QU'IL EUT LA PRESCIENCE DE SA MORT. - SA MORT.
Lorsqu'il eut atteint la quatre-vingt-huitième année de son âge, accablé par une si grande vieillesse, il commença graduellement à perdre ses forces. Et, parce qu'il avait été averti longtemps auparavant par sa mère, dans une vision, du jour et du moment de sa mort, il se prépara à ce passage tant désiré, avec une extrême dévotion. Car, les saints désirent la mort et supportent la vie. Ils savent, en effet, qu'ils n'ont pas ici une cité permanente, mais qu'ils sont venus chercher la cité future ; ils savent qu'ils sont en exil, et qu'ils ont un Père dans les cieux. Et, bien qu'il fût très près de la mort, il fit montre d'une telle sérénité, d'une telle allégresse d'âme, à cause de la paix de son esprit et de la pureté de sa conscience, que nul ne put le taxer d'une crainte exagérée ou d'une douleur anxieuse ; mais tous furent témoins, qu'il désirait que son âme se séparât de son corps pour aller avec le Christ. (1)
Car, en des soupirs qui émanaient des profondeurs de son âme altérée (d'amour divin), il répétait parfois ces paroles ou de semblables : Mon âme a soif de Dieu, source d'eau vive : quand donc irai-je contempler la face de mon Dieu ? Et de même : Comme le cerf (altéré) soupire après les eaux torrentueuses, ainsi mon âme te désire, ô mon Dieu !
(2) Car il avait été le serviteur du Christ pendant tant d'années, il avait si souvent expérimenté l'abondante effusion de sa grâce et sa familiarité, dans cette vie, qu'il ne pouvait s'empêcher de mettre toute son espérance dans le Christ et de désirer ardemment le voir, pour jouir de sa possession parfaite.
Assuré de sa mort prochaine, de la chambre du Préfet, où il avait reposé quelque temps, il demanda humblement d'être transporté dans l'infirmerie commune des Frères. Et là, en proie à une fièvre ardente et tourmenté de la dysenterie, après environ quinze jours de lit, ses frères assistant en prière à ses derniers moments, il les recommanda dévotement et pieusement à Dieu ; et sain d'esprit et la face resplendissante, sans les marques communes de la mort, il exhala suavement et avec une immense allégresse son âme digne du ciel, en l'année de la naissance du Christ, mille trois cent quatre-vingt-unième, le second jour de Décembre, dans la quatre vingt-huitième année de son âge, presque la soixante-quatrième de son sacerdoce.

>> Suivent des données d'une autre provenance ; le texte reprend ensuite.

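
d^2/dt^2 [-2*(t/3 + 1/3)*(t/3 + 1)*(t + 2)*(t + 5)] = -8*t^2/3 - 44*t/3 - 164/9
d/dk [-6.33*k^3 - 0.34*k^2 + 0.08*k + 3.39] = -18.99*k^2 - 0.68*k + 0.08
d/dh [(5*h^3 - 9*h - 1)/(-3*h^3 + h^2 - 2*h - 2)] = (5*h^4 - 74*h^3 - 30*h^2 + 2*h + 16)/(9*h^6 - 6*h^5 + 13*h^4 + 8*h^3 + 8*h + 4)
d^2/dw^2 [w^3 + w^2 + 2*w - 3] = 6*w + 2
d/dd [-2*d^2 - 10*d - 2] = -4*d - 10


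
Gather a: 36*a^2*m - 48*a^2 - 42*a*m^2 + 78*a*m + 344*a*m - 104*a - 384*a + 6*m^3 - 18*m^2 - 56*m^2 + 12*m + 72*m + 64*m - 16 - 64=a^2*(36*m - 48) + a*(-42*m^2 + 422*m - 488) + 6*m^3 - 74*m^2 + 148*m - 80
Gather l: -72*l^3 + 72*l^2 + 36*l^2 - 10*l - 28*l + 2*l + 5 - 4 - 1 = -72*l^3 + 108*l^2 - 36*l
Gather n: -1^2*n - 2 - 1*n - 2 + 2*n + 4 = 0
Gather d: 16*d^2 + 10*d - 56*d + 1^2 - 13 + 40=16*d^2 - 46*d + 28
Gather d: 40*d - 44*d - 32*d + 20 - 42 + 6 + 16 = -36*d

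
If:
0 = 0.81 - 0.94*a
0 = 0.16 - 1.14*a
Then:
No Solution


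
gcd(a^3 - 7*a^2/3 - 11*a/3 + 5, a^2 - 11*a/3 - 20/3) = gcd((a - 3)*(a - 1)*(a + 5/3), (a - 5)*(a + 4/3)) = 1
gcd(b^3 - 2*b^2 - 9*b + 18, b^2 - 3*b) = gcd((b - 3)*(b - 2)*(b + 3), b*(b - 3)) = b - 3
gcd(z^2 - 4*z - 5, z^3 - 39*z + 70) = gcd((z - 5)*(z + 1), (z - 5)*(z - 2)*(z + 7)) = z - 5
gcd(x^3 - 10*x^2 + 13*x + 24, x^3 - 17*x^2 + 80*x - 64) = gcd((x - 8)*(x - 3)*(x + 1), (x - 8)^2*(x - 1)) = x - 8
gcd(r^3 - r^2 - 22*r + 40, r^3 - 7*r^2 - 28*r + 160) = r^2 + r - 20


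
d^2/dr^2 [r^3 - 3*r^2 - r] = 6*r - 6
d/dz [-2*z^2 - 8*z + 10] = -4*z - 8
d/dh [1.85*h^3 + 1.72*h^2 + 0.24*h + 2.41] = 5.55*h^2 + 3.44*h + 0.24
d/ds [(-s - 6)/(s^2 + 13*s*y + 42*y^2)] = (-s^2 - 13*s*y - 42*y^2 + (s + 6)*(2*s + 13*y))/(s^2 + 13*s*y + 42*y^2)^2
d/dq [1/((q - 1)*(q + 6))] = (-2*q - 5)/(q^4 + 10*q^3 + 13*q^2 - 60*q + 36)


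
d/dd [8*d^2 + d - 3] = 16*d + 1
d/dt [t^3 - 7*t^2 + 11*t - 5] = 3*t^2 - 14*t + 11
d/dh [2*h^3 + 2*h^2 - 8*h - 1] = 6*h^2 + 4*h - 8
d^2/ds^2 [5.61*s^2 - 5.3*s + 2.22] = 11.2200000000000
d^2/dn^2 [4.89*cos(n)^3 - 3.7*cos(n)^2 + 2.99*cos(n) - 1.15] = -6.6575*cos(n) + 7.4*cos(2*n) - 11.0025*cos(3*n)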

Les Frères l'ensevelirent avec la dévotion convenable ; et, bien qu'ils fissent pour lui ce qu'ils avaient coutume de faire pour les défunts, c'est-à-dire, qu'ils rendissent les honneurs dus à sa dépouille mortelle, ils espéraient toutefois, qu'il les aiderait bien davantage par ses prières auprès de Dieu.
(1) Cupio dissolvi et esse cura Christo (Phil. 1)
(2) Sitivit anima mea ad Deum fontem vivum : quando veniam et apparebo ante faciern Dei mei ?
Quemadmodum desiderat cervus ad fontes aquarum ; ita desiderat anima mea ad te Deus. Psal. 41 V. 2 et 3.